An uncertain step Paolo's proof of Eisenstein's criterion

Question

Paolo gives the following proof (reproduced verbatim) of Eisenstein's criterion.

Proposition 5.17. Let $R$ be a (commutative) ring, and let $\mathfrak p$ be a prime ideal of $R$. Let $$ f = a_0 +a_1 x+\cdots+a_n x^n\in R[x] $$ be a polynomial, and assume that

• $a_n\notin\mathfrak p$;
• $a_i\in\mathfrak p$ for $i = 0, \ldots, n - 1$;
• $a_0\notin\mathfrak p^2$.

Then $f$ is not the product of polynomials of degree < $n$ in $R[x]$.

Proof. Argue by contradiction. Assume $f = gh$ in $R[x]$, with both $d = \deg g$ and $e = \deg h$ less than $n = \deg f$; write $$ g = b_0 + b_1 x+\cdots+b_d x^d,\quad h=c_0 +c_1 x+\cdots+c_e x^e, $$ and note that necessarily $d > 0$ and $e > 0$. Consider $f$ modulo $\mathfrak p$: thus $$ \bar f = \bar g \bar h \text{ in } (R/\mathfrak p)[x], $$ where $\bar f$ denotes $f$ modulo $\mathfrak p$, etc. By hypothesis, $f = \bar a_n x^n$ modulo $\mathfrak p$, where $\bar a_n\ne 0$ in $R/\mathfrak p$. Since $R/\mathfrak p$ is an integral domain, factors of $f$ must also be monomials: that is, necessarily $$ \color{blue}{\bar g = \bar b_d x^d,\quad \bar h = \bar c_e x^e}.\tag{How?} $$ Since $d>0$, $e>0$,this implies $b_0\in \mathfrak p$,$c_0 ∈\mathfrak p$. But then $a_0 = b_0 c_0 ∈ \mathfrak p^2$, contradicting the hypothesis.

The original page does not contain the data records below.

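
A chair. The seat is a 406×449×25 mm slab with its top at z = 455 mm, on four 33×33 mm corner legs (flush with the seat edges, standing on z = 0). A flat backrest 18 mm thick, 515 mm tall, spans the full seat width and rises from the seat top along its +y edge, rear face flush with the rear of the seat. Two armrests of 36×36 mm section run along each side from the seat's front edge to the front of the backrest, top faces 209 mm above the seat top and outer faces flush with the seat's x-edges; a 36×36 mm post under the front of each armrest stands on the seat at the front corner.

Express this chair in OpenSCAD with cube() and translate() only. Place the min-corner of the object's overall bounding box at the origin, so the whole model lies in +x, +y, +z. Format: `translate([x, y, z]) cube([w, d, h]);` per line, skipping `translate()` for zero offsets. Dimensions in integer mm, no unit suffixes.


translate([0, 0, 430]) cube([406, 449, 25]);
cube([33, 33, 430]);
translate([373, 0, 0]) cube([33, 33, 430]);
translate([0, 416, 0]) cube([33, 33, 430]);
translate([373, 416, 0]) cube([33, 33, 430]);
translate([0, 431, 455]) cube([406, 18, 515]);
translate([0, 0, 628]) cube([36, 431, 36]);
translate([370, 0, 628]) cube([36, 431, 36]);
translate([0, 0, 455]) cube([36, 36, 173]);
translate([370, 0, 455]) cube([36, 36, 173]);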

Question: Why do the highlighted equations hold? I can only conclude that $\bar g = \bar b_i x^i$ for some $0\le i\le d$ for instance. Why does this $i$ have to be $d$?

Answer 1

(Expanding my comment into an answer:)

Taken literally, the claim (How?) is indeed a non-sequitur, for the reason you observed. But we can modify it slightly to make it work. Namely, we have $\overline g \cdot \overline h = \overline{gh} = \overline f = \overline{a_n}x^n$ in $\left(R/\mathfrak p\right)\left[x\right]$. Since $R/\mathfrak p$ is an integral domain, we thus have $\overline g = \lambda x^i$ and $\overline h = \mu x^j$ for some nonnegative integers $i$ and $j$ with $i+j = n$ and some nonzero elements $\lambda$ and $\mu$ of $R/\mathfrak p$ (if you are unsure about this, embed the integral domain $R / \mathfrak p$ into its field of quotients, and recall that a univariate polynomial ring over a field is a UFD; but there are more elementary ways to prove this too). Consider these $i$ and $j$.

If we had $i = 0$, then we would have $j = i+j = n$, which would entail $\deg \overline h = j = n$, so that $\deg h \geq \deg \overline h = n$, which would contradict $\deg h < n$. Hence, we cannot have $i = 0$. Thus, $i > 0$. Therefore, the polynomial $\overline g = \lambda x^i$ has zero constant term (in $R/\mathfrak p$). In other words, $\overline{b_0} = 0$ (since the constant term of $\overline g$ is $\overline{b_0}$). In other words, $b_0 \in \mathfrak p$. Similarly, $c_0 \in \mathfrak p$. Hence, $b_0 c_0 \in \mathfrak p^2$. But this contradicts $b_0 c_0 = a_0 \notin \mathfrak p^2$, and this contradiction completes the proof.